The Democrats and MPP each campaigned on promises that they would use revenues generated by mining mammoth, estimated trillion-dollar reserves of coal, copper and gold to create jobs and narrow a rich-poor gap in the large but landlocked country between China and Russia. The Democrats characterized the MPP as captives of the rich and foreign mining interests. Along the way, a still popular ex-president split from the ruling party only to be arrested on corruption charges. Still, Enkhbayar Nambar’s splinter party in league with another minor party took third place, potentially making him a factor in forming the new government.

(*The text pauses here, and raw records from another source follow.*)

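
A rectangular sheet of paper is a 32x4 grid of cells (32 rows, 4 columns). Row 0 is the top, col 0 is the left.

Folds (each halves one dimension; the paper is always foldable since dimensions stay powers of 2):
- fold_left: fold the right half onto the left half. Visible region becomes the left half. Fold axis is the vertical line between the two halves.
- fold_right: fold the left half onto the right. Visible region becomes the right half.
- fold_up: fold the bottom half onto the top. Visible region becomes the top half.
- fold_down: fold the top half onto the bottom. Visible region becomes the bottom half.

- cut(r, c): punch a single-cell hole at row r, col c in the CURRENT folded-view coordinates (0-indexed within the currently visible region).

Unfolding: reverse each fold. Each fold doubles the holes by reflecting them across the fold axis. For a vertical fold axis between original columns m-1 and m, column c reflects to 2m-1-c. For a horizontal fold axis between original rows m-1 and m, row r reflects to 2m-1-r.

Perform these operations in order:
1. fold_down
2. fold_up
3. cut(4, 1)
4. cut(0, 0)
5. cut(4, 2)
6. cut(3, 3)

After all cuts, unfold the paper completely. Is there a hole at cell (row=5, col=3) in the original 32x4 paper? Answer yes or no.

Answer: no

Derivation:
Op 1 fold_down: fold axis h@16; visible region now rows[16,32) x cols[0,4) = 16x4
Op 2 fold_up: fold axis h@24; visible region now rows[16,24) x cols[0,4) = 8x4
Op 3 cut(4, 1): punch at orig (20,1); cuts so far [(20, 1)]; region rows[16,24) x cols[0,4) = 8x4
Op 4 cut(0, 0): punch at orig (16,0); cuts so far [(16, 0), (20, 1)]; region rows[16,24) x cols[0,4) = 8x4
Op 5 cut(4, 2): punch at orig (20,2); cuts so far [(16, 0), (20, 1), (20, 2)]; region rows[16,24) x cols[0,4) = 8x4
Op 6 cut(3, 3): punch at orig (19,3); cuts so far [(16, 0), (19, 3), (20, 1), (20, 2)]; region rows[16,24) x cols[0,4) = 8x4
Unfold 1 (reflect across h@24): 8 holes -> [(16, 0), (19, 3), (20, 1), (20, 2), (27, 1), (27, 2), (28, 3), (31, 0)]
Unfold 2 (reflect across h@16): 16 holes -> [(0, 0), (3, 3), (4, 1), (4, 2), (11, 1), (11, 2), (12, 3), (15, 0), (16, 0), (19, 3), (20, 1), (20, 2), (27, 1), (27, 2), (28, 3), (31, 0)]
Holes: [(0, 0), (3, 3), (4, 1), (4, 2), (11, 1), (11, 2), (12, 3), (15, 0), (16, 0), (19, 3), (20, 1), (20, 2), (27, 1), (27, 2), (28, 3), (31, 0)]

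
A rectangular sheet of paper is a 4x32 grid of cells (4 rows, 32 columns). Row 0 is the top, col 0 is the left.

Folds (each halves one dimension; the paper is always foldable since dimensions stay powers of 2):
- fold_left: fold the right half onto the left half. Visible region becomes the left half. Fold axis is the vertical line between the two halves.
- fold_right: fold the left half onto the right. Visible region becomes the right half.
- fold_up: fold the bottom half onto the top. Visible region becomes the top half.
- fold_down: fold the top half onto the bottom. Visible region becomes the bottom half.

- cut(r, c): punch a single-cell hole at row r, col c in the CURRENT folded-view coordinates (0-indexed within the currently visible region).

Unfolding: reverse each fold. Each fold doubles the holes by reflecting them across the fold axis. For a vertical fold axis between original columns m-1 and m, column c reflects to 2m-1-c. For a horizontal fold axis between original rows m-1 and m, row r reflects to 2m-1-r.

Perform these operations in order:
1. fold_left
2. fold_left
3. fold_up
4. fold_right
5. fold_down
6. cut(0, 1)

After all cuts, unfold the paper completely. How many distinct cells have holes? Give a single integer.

Op 1 fold_left: fold axis v@16; visible region now rows[0,4) x cols[0,16) = 4x16
Op 2 fold_left: fold axis v@8; visible region now rows[0,4) x cols[0,8) = 4x8
Op 3 fold_up: fold axis h@2; visible region now rows[0,2) x cols[0,8) = 2x8
Op 4 fold_right: fold axis v@4; visible region now rows[0,2) x cols[4,8) = 2x4
Op 5 fold_down: fold axis h@1; visible region now rows[1,2) x cols[4,8) = 1x4
Op 6 cut(0, 1): punch at orig (1,5); cuts so far [(1, 5)]; region rows[1,2) x cols[4,8) = 1x4
Unfold 1 (reflect across h@1): 2 holes -> [(0, 5), (1, 5)]
Unfold 2 (reflect across v@4): 4 holes -> [(0, 2), (0, 5), (1, 2), (1, 5)]
Unfold 3 (reflect across h@2): 8 holes -> [(0, 2), (0, 5), (1, 2), (1, 5), (2, 2), (2, 5), (3, 2), (3, 5)]
Unfold 4 (reflect across v@8): 16 holes -> [(0, 2), (0, 5), (0, 10), (0, 13), (1, 2), (1, 5), (1, 10), (1, 13), (2, 2), (2, 5), (2, 10), (2, 13), (3, 2), (3, 5), (3, 10), (3, 13)]
Unfold 5 (reflect across v@16): 32 holes -> [(0, 2), (0, 5), (0, 10), (0, 13), (0, 18), (0, 21), (0, 26), (0, 29), (1, 2), (1, 5), (1, 10), (1, 13), (1, 18), (1, 21), (1, 26), (1, 29), (2, 2), (2, 5), (2, 10), (2, 13), (2, 18), (2, 21), (2, 26), (2, 29), (3, 2), (3, 5), (3, 10), (3, 13), (3, 18), (3, 21), (3, 26), (3, 29)]

Answer: 32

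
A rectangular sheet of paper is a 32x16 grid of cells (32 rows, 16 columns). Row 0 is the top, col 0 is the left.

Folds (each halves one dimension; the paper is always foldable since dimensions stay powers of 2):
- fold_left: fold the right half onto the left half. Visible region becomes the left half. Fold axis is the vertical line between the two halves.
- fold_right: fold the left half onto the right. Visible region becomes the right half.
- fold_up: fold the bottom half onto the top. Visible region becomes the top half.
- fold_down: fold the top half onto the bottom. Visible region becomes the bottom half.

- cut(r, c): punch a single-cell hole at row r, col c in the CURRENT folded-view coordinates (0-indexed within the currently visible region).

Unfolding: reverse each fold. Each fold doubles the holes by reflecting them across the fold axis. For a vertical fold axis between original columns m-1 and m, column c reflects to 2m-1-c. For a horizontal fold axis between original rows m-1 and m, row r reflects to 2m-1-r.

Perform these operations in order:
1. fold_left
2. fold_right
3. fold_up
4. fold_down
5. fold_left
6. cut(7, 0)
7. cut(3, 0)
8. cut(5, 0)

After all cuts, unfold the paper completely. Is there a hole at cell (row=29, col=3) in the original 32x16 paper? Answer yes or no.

Op 1 fold_left: fold axis v@8; visible region now rows[0,32) x cols[0,8) = 32x8
Op 2 fold_right: fold axis v@4; visible region now rows[0,32) x cols[4,8) = 32x4
Op 3 fold_up: fold axis h@16; visible region now rows[0,16) x cols[4,8) = 16x4
Op 4 fold_down: fold axis h@8; visible region now rows[8,16) x cols[4,8) = 8x4
Op 5 fold_left: fold axis v@6; visible region now rows[8,16) x cols[4,6) = 8x2
Op 6 cut(7, 0): punch at orig (15,4); cuts so far [(15, 4)]; region rows[8,16) x cols[4,6) = 8x2
Op 7 cut(3, 0): punch at orig (11,4); cuts so far [(11, 4), (15, 4)]; region rows[8,16) x cols[4,6) = 8x2
Op 8 cut(5, 0): punch at orig (13,4); cuts so far [(11, 4), (13, 4), (15, 4)]; region rows[8,16) x cols[4,6) = 8x2
Unfold 1 (reflect across v@6): 6 holes -> [(11, 4), (11, 7), (13, 4), (13, 7), (15, 4), (15, 7)]
Unfold 2 (reflect across h@8): 12 holes -> [(0, 4), (0, 7), (2, 4), (2, 7), (4, 4), (4, 7), (11, 4), (11, 7), (13, 4), (13, 7), (15, 4), (15, 7)]
Unfold 3 (reflect across h@16): 24 holes -> [(0, 4), (0, 7), (2, 4), (2, 7), (4, 4), (4, 7), (11, 4), (11, 7), (13, 4), (13, 7), (15, 4), (15, 7), (16, 4), (16, 7), (18, 4), (18, 7), (20, 4), (20, 7), (27, 4), (27, 7), (29, 4), (29, 7), (31, 4), (31, 7)]
Unfold 4 (reflect across v@4): 48 holes -> [(0, 0), (0, 3), (0, 4), (0, 7), (2, 0), (2, 3), (2, 4), (2, 7), (4, 0), (4, 3), (4, 4), (4, 7), (11, 0), (11, 3), (11, 4), (11, 7), (13, 0), (13, 3), (13, 4), (13, 7), (15, 0), (15, 3), (15, 4), (15, 7), (16, 0), (16, 3), (16, 4), (16, 7), (18, 0), (18, 3), (18, 4), (18, 7), (20, 0), (20, 3), (20, 4), (20, 7), (27, 0), (27, 3), (27, 4), (27, 7), (29, 0), (29, 3), (29, 4), (29, 7), (31, 0), (31, 3), (31, 4), (31, 7)]
Unfold 5 (reflect across v@8): 96 holes -> [(0, 0), (0, 3), (0, 4), (0, 7), (0, 8), (0, 11), (0, 12), (0, 15), (2, 0), (2, 3), (2, 4), (2, 7), (2, 8), (2, 11), (2, 12), (2, 15), (4, 0), (4, 3), (4, 4), (4, 7), (4, 8), (4, 11), (4, 12), (4, 15), (11, 0), (11, 3), (11, 4), (11, 7), (11, 8), (11, 11), (11, 12), (11, 15), (13, 0), (13, 3), (13, 4), (13, 7), (13, 8), (13, 11), (13, 12), (13, 15), (15, 0), (15, 3), (15, 4), (15, 7), (15, 8), (15, 11), (15, 12), (15, 15), (16, 0), (16, 3), (16, 4), (16, 7), (16, 8), (16, 11), (16, 12), (16, 15), (18, 0), (18, 3), (18, 4), (18, 7), (18, 8), (18, 11), (18, 12), (18, 15), (20, 0), (20, 3), (20, 4), (20, 7), (20, 8), (20, 11), (20, 12), (20, 15), (27, 0), (27, 3), (27, 4), (27, 7), (27, 8), (27, 11), (27, 12), (27, 15), (29, 0), (29, 3), (29, 4), (29, 7), (29, 8), (29, 11), (29, 12), (29, 15), (31, 0), (31, 3), (31, 4), (31, 7), (31, 8), (31, 11), (31, 12), (31, 15)]
Holes: [(0, 0), (0, 3), (0, 4), (0, 7), (0, 8), (0, 11), (0, 12), (0, 15), (2, 0), (2, 3), (2, 4), (2, 7), (2, 8), (2, 11), (2, 12), (2, 15), (4, 0), (4, 3), (4, 4), (4, 7), (4, 8), (4, 11), (4, 12), (4, 15), (11, 0), (11, 3), (11, 4), (11, 7), (11, 8), (11, 11), (11, 12), (11, 15), (13, 0), (13, 3), (13, 4), (13, 7), (13, 8), (13, 11), (13, 12), (13, 15), (15, 0), (15, 3), (15, 4), (15, 7), (15, 8), (15, 11), (15, 12), (15, 15), (16, 0), (16, 3), (16, 4), (16, 7), (16, 8), (16, 11), (16, 12), (16, 15), (18, 0), (18, 3), (18, 4), (18, 7), (18, 8), (18, 11), (18, 12), (18, 15), (20, 0), (20, 3), (20, 4), (20, 7), (20, 8), (20, 11), (20, 12), (20, 15), (27, 0), (27, 3), (27, 4), (27, 7), (27, 8), (27, 11), (27, 12), (27, 15), (29, 0), (29, 3), (29, 4), (29, 7), (29, 8), (29, 11), (29, 12), (29, 15), (31, 0), (31, 3), (31, 4), (31, 7), (31, 8), (31, 11), (31, 12), (31, 15)]

Answer: yes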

None of the parties immediately contested the vote results, possibly avoiding a repeat of the post-election violence four years ago that left four people dead in the capital, Ulan Bator. Angry supporters of the Democrats took to the streets after the party alleged voting irregularities in a loss to the MPP. To avoid such problems, the government introduced the mixed system of awarding seats by majority vote and by proportion. It also imported electronic voting machines, though the parties also wanted votes counted by hand.